In any event, here in Ottawa, we’ve spent a lot of time today talking to people about what, if anything, it might mean if NAFTA unravels and/or re-ravels in the wake of a Democrat taking the White House.

Jayson Myers, an economist and president of the Canadian Manufacturers and Exporters says the NAFTA comments are symptomatic of increasing protectionist sentiment in the U.S. across a wide range of issues. “The deeper point here is not really about NAFTA. NAFTA is the lightning rod for some pretty tough grassroots protectionism,” Myers said.

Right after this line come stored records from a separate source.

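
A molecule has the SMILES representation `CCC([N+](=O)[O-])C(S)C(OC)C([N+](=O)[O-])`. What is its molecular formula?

Atom tally by fragment:
  CH3 → C:1 H:3
  CH2 → C:1 H:2
  CH(NO2) → C:1 H:1 N:1 O:2
  CH(SH) → C:1 H:2 S:1
  CH(OCH3) → C:2 H:4 O:1
  CH2NO2 → C:1 H:2 N:1 O:2
Element totals:
  C: 7
  H: 14
  N: 2
  O: 5
  S: 1

C7H14N2O5S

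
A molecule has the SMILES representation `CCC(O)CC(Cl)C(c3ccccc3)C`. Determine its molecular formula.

C13H19ClO

Atom tally by fragment:
  CH3 → C:1 H:3
  CH2 → C:1 H:2
  CH(OH) → C:1 H:2 O:1
  CH2 → C:1 H:2
  CH(Cl) → C:1 H:1 Cl:1
  CH(C6H5) → C:7 H:6
  CH3 → C:1 H:3
Element totals:
  C: 13
  H: 19
  Cl: 1
  O: 1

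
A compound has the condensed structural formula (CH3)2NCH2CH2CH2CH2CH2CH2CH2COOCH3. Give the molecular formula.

Element totals:
  C: 11
  H: 23
  N: 1
  O: 2

C11H23NO2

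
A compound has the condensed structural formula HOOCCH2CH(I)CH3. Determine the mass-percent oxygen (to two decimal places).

Atom tally by fragment:
  HOOCCH2 → C:2 H:3 O:2
  CH(I) → C:1 H:1 I:1
  CH3 → C:1 H:3
Element totals:
  C: 4
  H: 7
  I: 1
  O: 2
Molecular formula: C4H7IO2.
Molar mass = 214.002 g/mol.
Mass from O: 2 × 15.999 = 31.998 g/mol.
%O = 31.998 / 214.002 × 100 = 14.95%.

14.95%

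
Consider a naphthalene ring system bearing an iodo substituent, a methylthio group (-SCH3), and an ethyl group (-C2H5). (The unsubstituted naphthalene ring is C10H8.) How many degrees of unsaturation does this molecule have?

7

Atom tally by fragment:
  naphthalene ring system core → C:10 H:8
  (− 3 ring H displaced by substituents)
  + I → I:1
  + SCH3 → C:1 H:3 S:1
  + C2H5 → C:2 H:5
Element totals:
  C: 13
  H: 13
  I: 1
  S: 1
Molecular formula: C13H13IS.
DoU = (2C + 2 + N − H − X) / 2 = (2·13 + 2 + 0 − 13 − 1) / 2 = 7.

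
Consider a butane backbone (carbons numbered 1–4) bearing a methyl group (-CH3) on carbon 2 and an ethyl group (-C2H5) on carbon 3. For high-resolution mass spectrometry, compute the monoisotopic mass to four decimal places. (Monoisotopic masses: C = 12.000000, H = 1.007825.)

Atom tally by fragment:
  CH3 → C:1 H:3
  CH(CH3) → C:2 H:4
  CH(C2H5) → C:3 H:6
  CH3 → C:1 H:3
Element totals:
  C: 7
  H: 16
Molecular formula: C7H16.
  M = 7(12.0) + 16(1.007825)
    = 84.000000 + 16.125200 = 100.125200

100.1252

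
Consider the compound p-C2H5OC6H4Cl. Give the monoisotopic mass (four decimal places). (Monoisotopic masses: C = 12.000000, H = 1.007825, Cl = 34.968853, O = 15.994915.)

156.0342

Element totals:
  C: 8
  H: 9
  Cl: 1
  O: 1
Molecular formula: C8H9ClO.
  M = 8(12.0) + 9(1.007825) + 34.968853 + 15.994915
    = 96.000000 + 9.070425 + 34.968853 + 15.994915 = 156.034193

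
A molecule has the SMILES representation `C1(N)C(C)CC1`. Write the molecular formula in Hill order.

Atom tally by fragment:
  cyclobutane ring core → C:4 H:8
  (− 2 ring H displaced by substituents)
  + NH2 → N:1 H:2
  + CH3 → C:1 H:3
Element totals:
  C: 5
  H: 11
  N: 1

C5H11N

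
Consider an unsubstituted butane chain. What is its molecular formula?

Atom tally by fragment:
  CH3 → C:1 H:3
  CH2 → C:1 H:2
  CH2 → C:1 H:2
  CH3 → C:1 H:3
Element totals:
  C: 4
  H: 10

C4H10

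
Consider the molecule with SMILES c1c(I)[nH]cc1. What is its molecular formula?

C4H4IN

Atom tally by fragment:
  pyrrole ring core → C:4 H:5 N:1
  (− 1 ring H displaced by substituents)
  + I → I:1
Element totals:
  C: 4
  H: 4
  I: 1
  N: 1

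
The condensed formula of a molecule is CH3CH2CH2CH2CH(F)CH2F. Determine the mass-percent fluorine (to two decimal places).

31.10%

Atom tally by fragment:
  CH3 → C:1 H:3
  CH2 → C:1 H:2
  CH2 → C:1 H:2
  CH2 → C:1 H:2
  CH(F) → C:1 H:1 F:1
  CH2F → C:1 H:2 F:1
Element totals:
  C: 6
  H: 12
  F: 2
Molecular formula: C6H12F2.
Molar mass = 122.158 g/mol.
Mass from F: 2 × 18.998 = 37.996 g/mol.
%F = 37.996 / 122.158 × 100 = 31.10%.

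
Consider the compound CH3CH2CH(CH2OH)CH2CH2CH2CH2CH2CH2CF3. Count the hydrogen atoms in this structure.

Atom tally by fragment:
  CH3 → C:1 H:3
  CH2 → C:1 H:2
  CH(CH2OH) → C:2 H:4 O:1
  CH2 → C:1 H:2
  CH2 → C:1 H:2
  CH2 → C:1 H:2
  CH2 → C:1 H:2
  CH2 → C:1 H:2
  CH2CF3 → C:2 H:2 F:3
Element totals:
  C: 11
  H: 21
  F: 3
  O: 1

21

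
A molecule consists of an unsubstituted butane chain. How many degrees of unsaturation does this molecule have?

Atom tally by fragment:
  CH3 → C:1 H:3
  CH2 → C:1 H:2
  CH2 → C:1 H:2
  CH3 → C:1 H:3
Element totals:
  C: 4
  H: 10
Molecular formula: C4H10.
DoU = (2C + 2 + N − H − X) / 2 = (2·4 + 2 + 0 − 10 − 0) / 2 = 0.

0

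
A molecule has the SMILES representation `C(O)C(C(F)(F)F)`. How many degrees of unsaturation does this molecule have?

Atom tally by fragment:
  HOCH2 → C:1 H:3 O:1
  CH2CF3 → C:2 H:2 F:3
Element totals:
  C: 3
  H: 5
  F: 3
  O: 1
Molecular formula: C3H5F3O.
DoU = (2C + 2 + N − H − X) / 2 = (2·3 + 2 + 0 − 5 − 3) / 2 = 0.

0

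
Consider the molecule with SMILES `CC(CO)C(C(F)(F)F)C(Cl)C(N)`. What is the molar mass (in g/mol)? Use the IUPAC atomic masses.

Atom tally by fragment:
  CH3 → C:1 H:3
  CH(CH2OH) → C:2 H:4 O:1
  CH(CF3) → C:2 H:1 F:3
  CH(Cl) → C:1 H:1 Cl:1
  CH2NH2 → C:1 H:4 N:1
Element totals:
  C: 7
  H: 13
  Cl: 1
  F: 3
  N: 1
  O: 1
Molecular formula: C7H13ClF3NO.
  M = 7(12.011) + 13(1.008) + 35.45 + 3(18.998) + 14.007 + 15.999
    = 84.077 + 13.104 + 35.450 + 56.994 + 14.007 + 15.999 = 219.631

219.63 g/mol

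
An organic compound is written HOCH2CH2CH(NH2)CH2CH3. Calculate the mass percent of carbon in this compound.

Element totals:
  C: 5
  H: 13
  N: 1
  O: 1
Molecular formula: C5H13NO.
Molar mass = 103.165 g/mol.
Mass from C: 5 × 12.011 = 60.055 g/mol.
%C = 60.055 / 103.165 × 100 = 58.21%.

58.21%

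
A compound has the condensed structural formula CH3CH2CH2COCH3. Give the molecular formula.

Element totals:
  C: 5
  H: 10
  O: 1

C5H10O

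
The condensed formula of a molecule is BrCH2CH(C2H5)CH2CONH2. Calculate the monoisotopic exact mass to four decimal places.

Atom tally by fragment:
  BrCH2 → C:1 H:2 Br:1
  CH(C2H5) → C:3 H:6
  CH2CONH2 → C:2 H:4 O:1 N:1
Element totals:
  C: 6
  H: 12
  Br: 1
  N: 1
  O: 1
Molecular formula: C6H12BrNO.
  M = 6(12.0) + 12(1.007825) + 78.918338 + 14.003074 + 15.994915
    = 72.000000 + 12.093900 + 78.918338 + 14.003074 + 15.994915 = 193.010227

193.0102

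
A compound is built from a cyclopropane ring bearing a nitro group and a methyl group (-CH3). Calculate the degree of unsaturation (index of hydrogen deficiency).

2

Atom tally by fragment:
  cyclopropane ring core → C:3 H:6
  (− 2 ring H displaced by substituents)
  + NO2 → N:1 O:2
  + CH3 → C:1 H:3
Element totals:
  C: 4
  H: 7
  N: 1
  O: 2
Molecular formula: C4H7NO2.
DoU = (2C + 2 + N − H − X) / 2 = (2·4 + 2 + 1 − 7 − 0) / 2 = 2.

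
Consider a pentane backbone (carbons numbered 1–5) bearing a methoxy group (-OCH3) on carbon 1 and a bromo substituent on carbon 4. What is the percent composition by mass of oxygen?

8.84%

Atom tally by fragment:
  CH3OCH2 → C:2 H:5 O:1
  CH2 → C:1 H:2
  CH2 → C:1 H:2
  CH(Br) → C:1 H:1 Br:1
  CH3 → C:1 H:3
Element totals:
  C: 6
  H: 13
  Br: 1
  O: 1
Molecular formula: C6H13BrO.
Molar mass = 181.073 g/mol.
Mass from O: 1 × 15.999 = 15.999 g/mol.
%O = 15.999 / 181.073 × 100 = 8.84%.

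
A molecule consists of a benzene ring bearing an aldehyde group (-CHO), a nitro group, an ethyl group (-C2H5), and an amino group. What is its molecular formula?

C9H10N2O3

Atom tally by fragment:
  benzene ring core → C:6 H:6
  (− 4 ring H displaced by substituents)
  + CHO → C:1 H:1 O:1
  + NO2 → N:1 O:2
  + C2H5 → C:2 H:5
  + NH2 → N:1 H:2
Element totals:
  C: 9
  H: 10
  N: 2
  O: 3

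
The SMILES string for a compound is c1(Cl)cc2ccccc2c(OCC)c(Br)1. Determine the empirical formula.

C12H10BrClO

Atom tally by fragment:
  naphthalene ring system core → C:10 H:8
  (− 3 ring H displaced by substituents)
  + Cl → Cl:1
  + OC2H5 → C:2 H:5 O:1
  + Br → Br:1
Element totals:
  C: 12
  H: 10
  Br: 1
  Cl: 1
  O: 1
Molecular formula: C12H10BrClO.
gcd of subscripts (1, 12, 1, 10, 1) = 1, so the empirical formula equals the molecular formula.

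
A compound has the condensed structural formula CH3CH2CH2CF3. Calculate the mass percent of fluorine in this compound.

Element totals:
  C: 4
  H: 7
  F: 3
Molecular formula: C4H7F3.
Molar mass = 112.094 g/mol.
Mass from F: 3 × 18.998 = 56.994 g/mol.
%F = 56.994 / 112.094 × 100 = 50.84%.

50.84%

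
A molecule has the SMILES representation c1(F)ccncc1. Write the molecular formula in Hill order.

C5H4FN

Atom tally by fragment:
  pyridine ring core → C:5 H:5 N:1
  (− 1 ring H displaced by substituents)
  + F → F:1
Element totals:
  C: 5
  H: 4
  F: 1
  N: 1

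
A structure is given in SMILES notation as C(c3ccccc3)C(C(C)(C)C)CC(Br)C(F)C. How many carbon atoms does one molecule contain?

Atom tally by fragment:
  C6H5CH2 → C:7 H:7
  CH(C(CH3)3) → C:5 H:10
  CH2 → C:1 H:2
  CH(Br) → C:1 H:1 Br:1
  CH(F) → C:1 H:1 F:1
  CH3 → C:1 H:3
Element totals:
  C: 16
  H: 24
  Br: 1
  F: 1

16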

And here’s International Trade Minister David Emerson, in a scrum with reporters outside the weekly Conservative caucus meeting, picking up on what Jay said:

“Well, I've been very concerned for a couple of years now.  This rhetoric of protectionism has been creeping — it's been getting more strident. It's permeating Congress.  Protectionist groups are flexing their muscle and it's not just the heat of the presidential campaign that is causing concern, it's the whole congressional system.

Reporter:  So you're not prepared to shrug this off as election politics in the U.S. and Democrats trying to appeal to blue collar workers.

Emerson: No, I don't think so.  I mean clearly there's a political element to it but I think it's reflective of a broader grassroots mood in the United States that I frankly think is based on a number of people that are very visible and high profile spreading an awful lot of disinformation.  And, you know, I think the United States when it comes right down to it have got to sharpen their pencils and their analysis and they're going to realize that maybe this isn't such a great idea.

Me:   Minister, are there some industrial sectors in Canada that might be at particular risk if NAFTA unravels?

Emerson: I wouldn't want to put my finger on any one.  I actually think the biggest risk is that there will be periodic outbursts of protectionist sentiment.  You know, it may be softwood lumber one day or it may be beef another day and I think that the real risk is that you lose the ability to resolve these disputes in a relatively neutral and objective way.

Me:   Does our increasing imports to America's energy supply give us a bit more of an ace-in-the-hole than we might have had 16 years ago?

Emerson: Well, I think knowledgeable observers would have to take note of the fact that we are the largest supplier of energy to the United States and, you know, NAFTA has been kind of a foundation of integrating the North American energy market.  So, again, when people get below the rhetoric and start picking away at the details, you're going to find that it's not such a slam dunk proposition to go from the rhetoric to a meaningful improvement.